May the twenty-fifth be with you.

Film So Happy Birthday Star Wars, everybody's favourite film (inc). Thirty years and the franchise is still kicking, albeit in comics and novels and computer games and what not marking time until it turns up on television in some form. I'm just old enough not to remember the original release and maintain that I saw Empire Strikes Back before Star Wars although it was such a long time ago I can't really remember. I do remember a double bill of those two at the Woolton Cinema one afternoon with an ice cream and Kiora in the middle.

There have been all kinds of curious reports on television and radio all day. Jayne Nelson talks about giving an interview here, and a slightly startled sounding David Malcolm appeared on Radio Four's Front Row to talk about going to a special screening in London weeks before the release when George Lucas was apparently still sounding out opinion on whether the film was worth releasing. David told him it was (good man) and the rest is history.
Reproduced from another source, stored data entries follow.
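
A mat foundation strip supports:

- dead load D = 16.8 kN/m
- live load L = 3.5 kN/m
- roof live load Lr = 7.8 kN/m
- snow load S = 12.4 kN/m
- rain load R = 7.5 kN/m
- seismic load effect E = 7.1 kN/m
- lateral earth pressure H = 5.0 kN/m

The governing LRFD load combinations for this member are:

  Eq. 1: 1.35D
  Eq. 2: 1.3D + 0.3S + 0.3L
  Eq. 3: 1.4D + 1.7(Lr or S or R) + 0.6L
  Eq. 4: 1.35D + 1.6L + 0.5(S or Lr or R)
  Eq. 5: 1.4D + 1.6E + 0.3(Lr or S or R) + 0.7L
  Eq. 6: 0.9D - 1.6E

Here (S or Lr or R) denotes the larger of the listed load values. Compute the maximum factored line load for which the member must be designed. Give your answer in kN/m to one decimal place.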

For a while, the myth was that on release the original film received the kinds of notices greeting the final(ish) Pirates of the Caribbean film now (you can hear Mark Kermode being particularly angry opinion hear). Imagine my surprise when I look up Malcolm's own words here and find and indeed he was pretty positive about the thing. What's lovely about that review is that ultimately describes why the the film was a success -- the timeless qualities and the familiar aspects blended into something that no one had seen before.

When The Matrix was released in 1999, everyone called it the new Star Wars (and let's not forget that was the same year that there real was a new Star Wars film released). And yet just seven years later that film is hardly thought of with the same affection. If there are Matrix conventions the profile isn't as high. Partly this is to do with the lack of new product but to an extent it was simply because at its core it was smoke and mirrors and actually essentially doing everything Star Wars did all those years before. It also had those timeless qualities, same familiar aspects and in bullet time something no one had seen before.
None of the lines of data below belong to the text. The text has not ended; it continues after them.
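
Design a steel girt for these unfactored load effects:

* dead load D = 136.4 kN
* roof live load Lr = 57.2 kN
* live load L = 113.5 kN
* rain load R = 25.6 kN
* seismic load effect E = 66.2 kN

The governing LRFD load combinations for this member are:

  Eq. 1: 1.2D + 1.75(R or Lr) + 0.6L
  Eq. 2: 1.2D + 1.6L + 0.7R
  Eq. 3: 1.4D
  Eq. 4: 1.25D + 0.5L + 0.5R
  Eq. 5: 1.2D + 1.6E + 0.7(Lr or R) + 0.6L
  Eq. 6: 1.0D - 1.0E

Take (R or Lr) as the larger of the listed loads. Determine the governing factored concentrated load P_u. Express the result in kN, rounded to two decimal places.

(R or Lr) → Lr = 57.2 kN; (Lr or R) → Lr = 57.2 kN.
Eq. 1: 1.2(136.4) + 1.75(57.2) + 0.6(113.5) = 163.68 + 100.10 + 68.10 = 331.88
Eq. 2: 1.2(136.4) + 1.6(113.5) + 0.7(25.6) = 163.68 + 181.60 + 17.92 = 363.20
Eq. 3: 1.4(136.4) = 190.96
Eq. 4: 1.25(136.4) + 0.5(113.5) + 0.5(25.6) = 170.50 + 56.75 + 12.80 = 240.05
Eq. 5: 1.2(136.4) + 1.6(66.2) + 0.7(57.2) + 0.6(113.5) = 163.68 + 105.92 + 40.04 + 68.10 = 377.74
Eq. 6: 1.0(136.4) - 1.0(66.2) = 136.40 - 66.20 = 70.20
The controlling combination is 5, giving 377.74 kN.

377.74 kN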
But one they'd gone, there wasn't an expanding universe for people to become lost in and be curious about. In fact the two sequels (which I still maintain were pretty good films) went so far into explaining away the magic, they literally sapped the mystery out of the franchise. Looking up at the box set that contains the three movies and the Animatrix spin-offs in its lovely green box you don't feel as though there's anything else you need to know. In Star Wars, it's like you're watching the tip of a narrative iceberg, that there are hundreds of stories of which you're just seeing one. I think that's why its survived -- it has the power to open up the imagination.

Malcolm also mentioned in the Front Row interview how amazing it was, at least at the UK release to see people queuing up around the cinema to see the film. Looking at this review from The Times, I'm not surprised. The competition was The Deep and Goodbye Emmanuelle. Tough choice that.